Movie Review: Terminator Salvation
The machines are winning.
That's how I felt after “Terminator Salvation,” the fourth installment in a franchise that used to make us care about the characters but has now – in the hands of director McG (“Charlie's Angels”) – turned into a mechanical exercise in pointless action.
Granted, it's great action. Terrific special effects. Pulse-pounding pacing.
But it's a case of diminishing returns. “Salvation” so keeps its characters at arm's length that after a while it really doesn't matter what happens to them.
Like the recent “Star Trek” movie, this is an attempt to reboot a perennial by approaching it from a different angle. The first three “Terminator” films (released in 1984, 1991 and 2003) were set in the “present” and were about preventing Judgment Day, when the world's computers and machines would turn on their human creators.
“Terminator Salvation,” though, is set after Judgment Day. Earth's cities are smoldering ruins.
The now-adult John Connor (Christian Bale) grew up being told he would lead humanity to triumph over the machines. But at this point Connor is only a regional guerrilla commander whose ideas are overruled by the Resistance's hierarchy.
The screenplay by John D. Brancato and Michael Ferris' pivots on two plots. The first is the development of the T-800, the flesh-encased Terminator played by Arnold Schwarzenegger in the original. Human freedom fighters are accustomed to the more primitive T-600s, which have rubbery faces that don't fool anybody. But the T-800 is so convincing, you'd never suspect it's not human.
Marcus Wright (Aussie actor Sam Worthington) emerges from the wreckage of a bombed-out terminator manufacturing plant with no memories or clothing. He hooks up with a young fugitive named Kyle Reese (Anton Yelchin, “Star Trek's” Chekov) and his mute child companion, Star (Jadagrace), and proves effective at fighting machines.
Actually we've seen Marcus before. In a prologue set in our present, he's a condemned criminal who donates his body to science – or at least to a scientist (Helena Bonham Carter) from some computer company called Cyberdyne Systems. (Gasp!) Once he emerges from the wreckage, he's determined to meet John Connor and, along the way, falls in love with a hotshot jet fighter pilot (Moon Bloodgood).
The other plot is about the efforts of John and Marcus to rescue Kyle, who has been captured by the machines. This is important because at some point in the future Kyle will be sent back in time to protect (and impregnate) John's mother, Sarah.
If Kyle is allowed to die at the hands of the machines, John Connor will never exist. The Resistance will collapse. The machines will win.
Yeah, it gives me a headache, too. And one of “Salvation's” big problems is that the gnarly knotted mythology keeps us from getting into characters who are shallow to begin with.
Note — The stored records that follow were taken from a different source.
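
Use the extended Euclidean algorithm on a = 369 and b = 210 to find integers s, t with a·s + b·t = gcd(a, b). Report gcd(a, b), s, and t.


Euclidean algorithm on (369, 210) — divide until remainder is 0:
  369 = 1 · 210 + 159
  210 = 1 · 159 + 51
  159 = 3 · 51 + 6
  51 = 8 · 6 + 3
  6 = 2 · 3 + 0
gcd(369, 210) = 3.
Track Bezout coefficients alongside the remainders: start with r₀ = 369 = a·1 + b·0 (s = 1, t = 0) and r₁ = 210 = a·0 + b·1 (s = 0, t = 1); each new remainder r_{k+1} = r_{k-1} − q_k·r_k inherits s_{k+1} = s_{k-1} − q_k·s_k, t_{k+1} = t_{k-1} − q_k·t_k, so r_k = a·s_k + b·t_k at every step:
  q = 1: r = 159, s = 1 − 1·0 = 1, t = 0 − 1·1 = -1  (check: 369·1 + 210·(-1) = 159)
  q = 1: r = 51, s = 0 − 1·1 = -1, t = 1 − 1·(-1) = 2  (check: 369·(-1) + 210·2 = 51)
  q = 3: r = 6, s = 1 − 3·(-1) = 4, t = -1 − 3·2 = -7  (check: 369·4 + 210·(-7) = 6)
  q = 8: r = 3, s = -1 − 8·4 = -33, t = 2 − 8·(-7) = 58  (check: 369·(-33) + 210·58 = 3)
The row with r = 3 (the gcd) gives the Bezout coefficients s = -33, t = 58.
Result: 369 · (-33) + 210 · (58) = 3.

gcd(369, 210) = 3; s = -33, t = 58 (check: 369·(-33) + 210·58 = 3).


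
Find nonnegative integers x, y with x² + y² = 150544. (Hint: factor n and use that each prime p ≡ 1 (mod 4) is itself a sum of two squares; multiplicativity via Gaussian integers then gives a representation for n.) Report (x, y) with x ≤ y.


Step 1: Factor n = 150544 = 2^4 · 97^2.
Step 2: Check the mod-4 condition on each prime factor: 2 = 2 (special); 97 ≡ 1 (mod 4), exponent 2.
All primes ≡ 3 (mod 4) appear to even exponent (or don't appear), so by the two-squares theorem n IS expressible as a sum of two squares.
Step 3: Build a representation. Group n = k² · m with k = 4 and m = 97 · 97 = 9409 (a product of primes ≡ 1 (mod 4)); a representation of m scales to one of n via (k·x)² + (k·y)² = k²(x² + y²). Each prime p ≡ 1 (mod 4) is itself a sum of two squares; find a² by testing p − a² for a perfect square:
  97: 97 − 1² = 96, 97 − 2² = 93, 97 − 3² = 88, 97 − 4² = 81 = 9² ⇒ 97 = 4² + 9².
  Combine using the Brahmagupta–Fibonacci identity (a² + b²)(c² + d²) = (ac − bd)² + (ad + bc)² = (ac + bd)² + (ad − bc)²:
  97 · 97 = 9409: from (4² + 9²)(4² + 9²), take (4·4 − 9·9, 4·9 + 9·4) = (16 − 81, 36 + 36) = (-65, 72); dropping signs (only squares matter) gives (65, 72); check 65² + 72² = 4225 + 5184 = 9409 ✓.
  Scale by k = 4: (4·65, 4·72) = (260, 288).
Step 4: Order so x ≤ y and verify: 260² + 288² = 67600 + 82944 = 150544 = n. ✓

n = 150544 = 260² + 288² (one valid representation with x ≤ y).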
The original “Terminator” was a love story about time travel. “T2” was a love story about a boy and his pet killer robot… and about time travel.
“Terminator Salvation,” though, has no real relationships and no time travel. It hasn't yet been invented.
Bale's John Connor is a flinty-eyed stoic and about as interesting as a two-by-four (a Batman suit might have helped). He's got a pregnant wife, Kate (the same character that was played by Claire Danes in “T3”), but in this colorless role the usually excellent Bryce Dallas Howard is wasted.
Yelchin is, well, boyish as young Reese, but he's not exactly overflowing with personality. Bloodgood is a bit more intriguing as a gung-ho woman warrior.
The best performance comes from Worthington as the conflicted Marcus, torn between his conviction that he's human and the growing evidence to the contrary.
Frankly, most of these roles could have been played by marionettes with about the same impact.
But the movie looks great, anyway. The production designers have had a field day. They give us flying machines. Riderless motorcycles like machine guns on wheels. Towering machines that look like Transformers. Nasty aquatic sentinels that resemble voracious metallic eels. And, of course, various T-600s and T-800s.
Plus, the flick is jammed with references to earlier “Terminator” movies and shout-outs to the “Mad Max” movies (the mute child Star could be a cousin of the Feral Kid from “The Road Warrior”) and other apocalyptic sci-fi classics.
“Terminator Salvation” dishes plenty of eye candy and thrills. But it has none of the emotion or intellectual resonance of the first two James Cameron-directed installments.
It's basically a cheap thrill. An expensive cheap thrill.